As admitted by Tan Sri Dato Seri Haji Mahiaddin Bin Haji Md Yassin, the current Prime Minister of Malaysia,[11] and supported by researches which have been conducted,[12] the Sabah state elections resulted in a third wave of COVID-19 infections in the country.
One option to further defer the Sarawak state elections would be by way of a statewide Proclamation of Emergency.
If what happened in Sabah were projected/predicted to happen to Sarawak as a result of the Sarawak state elections, this would be a “grave emergency … whereby the security, or the economic life, or public order in … [Sarawak] is threatened.”[13]
Precedents for a statewide Proclamation of Emergency exist. In the past, statewide Emergencies were declared in Sarawak[14] and in Kelantan[15] due to political instability.
Prior to the nationwide Emergency, the Yang di-Pertuan Agong also issued a Proclamation of Emergency over the parliamentary constituency of Batu Sapi resulting in a postponement of a by-election due to a casual vacancy.[16]

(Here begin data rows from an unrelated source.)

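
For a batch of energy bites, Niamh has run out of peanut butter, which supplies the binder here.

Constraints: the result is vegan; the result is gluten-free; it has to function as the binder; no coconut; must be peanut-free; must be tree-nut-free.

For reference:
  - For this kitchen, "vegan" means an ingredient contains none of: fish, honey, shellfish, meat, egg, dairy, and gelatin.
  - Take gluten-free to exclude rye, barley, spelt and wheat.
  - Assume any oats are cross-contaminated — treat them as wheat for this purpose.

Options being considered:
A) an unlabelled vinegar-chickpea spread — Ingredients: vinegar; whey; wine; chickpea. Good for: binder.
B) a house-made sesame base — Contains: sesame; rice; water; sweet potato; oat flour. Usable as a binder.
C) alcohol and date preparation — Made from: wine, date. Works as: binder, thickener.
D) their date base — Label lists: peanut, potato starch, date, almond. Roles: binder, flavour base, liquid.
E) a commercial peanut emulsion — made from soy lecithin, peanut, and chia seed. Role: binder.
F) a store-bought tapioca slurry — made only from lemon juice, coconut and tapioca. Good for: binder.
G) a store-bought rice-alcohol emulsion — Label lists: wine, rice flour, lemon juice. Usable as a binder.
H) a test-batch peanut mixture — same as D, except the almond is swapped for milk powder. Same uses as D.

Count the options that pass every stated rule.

2

A: has whey, so not vegan — reject
B: has oat flour, so not gluten-free — reject
C: all constraints satisfied — valid
D: has almond, so not tree-nut-free; has peanut, so not peanut-free — reject
E: has peanut, so not peanut-free — no
F: has coconut, so not coconut-free — no
G: works as a binder, gluten-free, no coconut — valid
H: has milk powder, so not vegan; has peanut, so not peanut-free — reject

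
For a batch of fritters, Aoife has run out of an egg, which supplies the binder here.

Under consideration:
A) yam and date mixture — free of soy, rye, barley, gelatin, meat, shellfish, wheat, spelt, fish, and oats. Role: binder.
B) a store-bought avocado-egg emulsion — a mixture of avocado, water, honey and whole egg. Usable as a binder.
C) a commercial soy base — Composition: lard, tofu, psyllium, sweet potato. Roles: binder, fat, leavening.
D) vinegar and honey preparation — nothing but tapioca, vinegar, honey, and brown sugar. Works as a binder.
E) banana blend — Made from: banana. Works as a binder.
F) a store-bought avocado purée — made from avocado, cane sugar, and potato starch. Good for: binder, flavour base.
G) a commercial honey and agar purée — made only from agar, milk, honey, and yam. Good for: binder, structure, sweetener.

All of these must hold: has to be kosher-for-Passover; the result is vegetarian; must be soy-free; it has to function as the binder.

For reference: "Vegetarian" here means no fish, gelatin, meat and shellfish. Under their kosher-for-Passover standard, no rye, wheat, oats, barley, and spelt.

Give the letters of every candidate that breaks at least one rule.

A: works as a binder, kosher-for-Passover, no soy — OK
B: all constraints satisfied — OK
C: has lard, so not vegetarian; has tofu, so not soy-free — reject
D: works as a binder, vegetarian, kosher-for-Passover — valid
E: only banana; none excluded — keep
F: all constraints satisfied — keep
G: works as a binder, no soy, vegetarian — valid

C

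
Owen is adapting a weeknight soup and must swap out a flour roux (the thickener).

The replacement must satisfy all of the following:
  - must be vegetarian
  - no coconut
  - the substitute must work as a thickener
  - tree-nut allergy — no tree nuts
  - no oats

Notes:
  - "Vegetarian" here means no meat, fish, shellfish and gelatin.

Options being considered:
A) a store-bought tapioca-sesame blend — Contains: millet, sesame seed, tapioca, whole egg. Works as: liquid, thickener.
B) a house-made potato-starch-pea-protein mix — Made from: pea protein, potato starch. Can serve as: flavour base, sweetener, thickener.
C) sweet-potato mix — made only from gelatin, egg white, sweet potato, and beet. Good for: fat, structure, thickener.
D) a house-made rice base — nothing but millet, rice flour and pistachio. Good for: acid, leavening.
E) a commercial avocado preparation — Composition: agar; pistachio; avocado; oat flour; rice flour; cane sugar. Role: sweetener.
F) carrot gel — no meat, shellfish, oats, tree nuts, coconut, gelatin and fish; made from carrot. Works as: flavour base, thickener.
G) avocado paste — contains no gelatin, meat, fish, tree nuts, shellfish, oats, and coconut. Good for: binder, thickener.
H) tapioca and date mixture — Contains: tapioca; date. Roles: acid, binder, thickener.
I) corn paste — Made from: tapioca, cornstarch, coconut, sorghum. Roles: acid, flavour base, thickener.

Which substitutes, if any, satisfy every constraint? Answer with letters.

A, B, F, G, H

A: no coconut, no tree nuts — valid
B: every rule checks out — keep
C: has gelatin, so not vegetarian — reject
D: not usable as a thickener; has pistachio, so not tree-nut-free — no
E: not usable as a thickener; has pistachio, so not tree-nut-free (and 1 more) — out
F: nothing on the exclusion list — OK
G: no tree nuts, no coconut — OK
H: only tapioca and date; none excluded — OK
I: has coconut, so not coconut-free — out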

As of 21st June 2021, only 29.89% of the population of Sarawak has been vaccinated.[17]

A further Emergency in Sarawak would enable the health authorities to continue their vaccination efforts and potentially achieve herd immunity (or full vaccination)[18] before the Sarawak state elections are held.
The Election Commission would also be able to use the time to refine its standard operating procedures for elections conducted in the midst of the pandemic.